My next attempt was a woman sitting under an underpass holding a plastic Target bag. She didn’t look like she lived on the streets. She looked as if she was waiting for a ride. (Which is incredibly dangerous, but I digress.) I tried to give her a bag, but she waved me off and said, “Merry Christmas, in case I don’t see you before then!” She could have taken the bag, she chose not to. Perhaps hoping that someone who was more in need would get it instead. That made me smile.

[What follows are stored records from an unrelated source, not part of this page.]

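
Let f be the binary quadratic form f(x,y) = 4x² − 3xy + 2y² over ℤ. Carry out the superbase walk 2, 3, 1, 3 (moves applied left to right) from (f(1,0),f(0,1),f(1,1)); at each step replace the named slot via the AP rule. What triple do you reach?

start (4,2,3) = (f(1,0),f(0,1),f(1,1))
replace slot 2: 2·(4+3) − 2 = 12 → (4,12,3)
replace slot 3: 2·(4+12) − 3 = 29 → (4,12,29)
replace slot 1: 2·(12+29) − 4 = 78 → (78,12,29)
replace slot 3: 2·(78+12) − 29 = 151 → (78,12,151)

78,12,151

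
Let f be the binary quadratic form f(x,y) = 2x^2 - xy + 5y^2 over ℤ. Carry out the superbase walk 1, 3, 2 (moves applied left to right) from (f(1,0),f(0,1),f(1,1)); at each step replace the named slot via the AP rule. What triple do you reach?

start (2,5,6) = (f(1,0),f(0,1),f(1,1))
replace slot 1: 2·(5+6) − 2 = 20 → (20,5,6)
replace slot 3: 2·(20+5) − 6 = 44 → (20,5,44)
replace slot 2: 2·(20+44) − 5 = 123 → (20,123,44)

20,123,44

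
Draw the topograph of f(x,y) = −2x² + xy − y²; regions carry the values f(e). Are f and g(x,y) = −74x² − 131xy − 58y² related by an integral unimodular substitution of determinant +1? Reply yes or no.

D₁ = -7, D₂ = -7
f is negative-definite; reduce −f:
−f: flip: (2,-1,1)→(1,1,2)
−f: reduced (well bottom): (1,1,2) with a≤c, −a<b≤a
flip sign back: reduced form of f is (-1,-1,-2)
g is negative-definite; reduce −g:
−g: translate: b→-17 (≡131 mod 148), so (74,131,58)→(74,-17,1)
−g: flip: (74,-17,1)→(1,17,74)
−g: translate: b→1 (≡17 mod 2), so (1,17,74)→(1,1,2)
−g: reduced (well bottom): (1,1,2) with a≤c, −a<b≤a
flip sign back: reduced form of g is (-1,-1,-2)
reduced forms (-1, -1, -2) vs (-1, -1, -2) ⇒ equivalent

yes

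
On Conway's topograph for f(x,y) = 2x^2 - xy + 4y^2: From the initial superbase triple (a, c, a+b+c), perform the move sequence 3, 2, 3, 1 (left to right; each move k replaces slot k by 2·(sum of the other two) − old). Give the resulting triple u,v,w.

start (2,4,5) = (f(1,0),f(0,1),f(1,1))
replace slot 3: 2·(2+4) − 5 = 7 → (2,4,7)
replace slot 2: 2·(2+7) − 4 = 14 → (2,14,7)
replace slot 3: 2·(2+14) − 7 = 25 → (2,14,25)
replace slot 1: 2·(14+25) − 2 = 76 → (76,14,25)

76,14,25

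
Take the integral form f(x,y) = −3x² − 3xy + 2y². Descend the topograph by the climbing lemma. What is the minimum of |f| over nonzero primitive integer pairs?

descent: ρ → (2,3,-3)  [lands on river]
river: ρ → (-3,3,2)
river: ρ → (2,5,-1)
river: ρ → (-1,5,2)
closes: descent 1, river 4
min |a| on river = 1

1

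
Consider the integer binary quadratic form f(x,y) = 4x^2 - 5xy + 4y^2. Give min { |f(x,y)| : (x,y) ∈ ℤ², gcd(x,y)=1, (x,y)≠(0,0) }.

translate: b→3 (≡-5 mod 8), so (4,-5,4)→(4,3,3)
flip: (4,3,3)→(3,-3,4)
translate: b→3 (≡-3 mod 6), so (3,-3,4)→(3,3,4)
reduced (well bottom): (3,3,4) with a≤c, −a<b≤a
well minimum = a = 3

3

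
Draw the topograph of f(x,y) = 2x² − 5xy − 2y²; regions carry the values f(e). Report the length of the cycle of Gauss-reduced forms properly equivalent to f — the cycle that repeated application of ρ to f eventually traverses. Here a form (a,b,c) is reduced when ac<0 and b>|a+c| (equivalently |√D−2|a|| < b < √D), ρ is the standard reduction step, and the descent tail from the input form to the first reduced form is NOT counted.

D = 41, ⌊√D⌋ = 6
descent: ρ → (-2,5,2)  [lands on river]
river: ρ → (2,3,-4)
river: ρ → (-4,5,1)
river: ρ → (1,5,-4)
river: ρ → (-4,3,2)
river: ρ → (2,5,-2)
river: ρ → (-2,3,4)
river: ρ → (4,5,-1)
river: ρ → (-1,5,4)
river: ρ → (4,3,-2)
ρ-cycle length = 10 (tail of 1 descent step not counted)

10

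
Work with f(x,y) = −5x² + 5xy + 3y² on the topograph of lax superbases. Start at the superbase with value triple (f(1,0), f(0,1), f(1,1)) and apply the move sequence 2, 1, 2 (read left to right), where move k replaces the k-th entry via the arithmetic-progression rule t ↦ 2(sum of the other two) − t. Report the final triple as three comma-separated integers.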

Next came a seasoned veteran of the streets. He took his bag, thanked me and returned to his stoop.

Two bags left.

What I thought would be a two for one stop turned out to be much more. The two men standing at the intersection accepted the bags happily with a “Praise Jesus!” and a “Hallelujah!” Turns out, they were not homeless men at all. They were passing out flyers and raising money for a non-profit organization that “helps recovering addicts and homeless men and women restore their lives through the Word of God.” According to their flyer, they provide free counseling, transitional housing, food and clothing. If this is a legitimate organization, I can think of no better way to express my gratitude than providing these two volunteers with a little snack and some pocket change.

It was a fairly painless process for me to provide a few folks with a snack and a note. To address the reasons why someone is on the streets in the first place can be an overwhelming, thankless, heartbreaking endeavor. May God bless their ministry.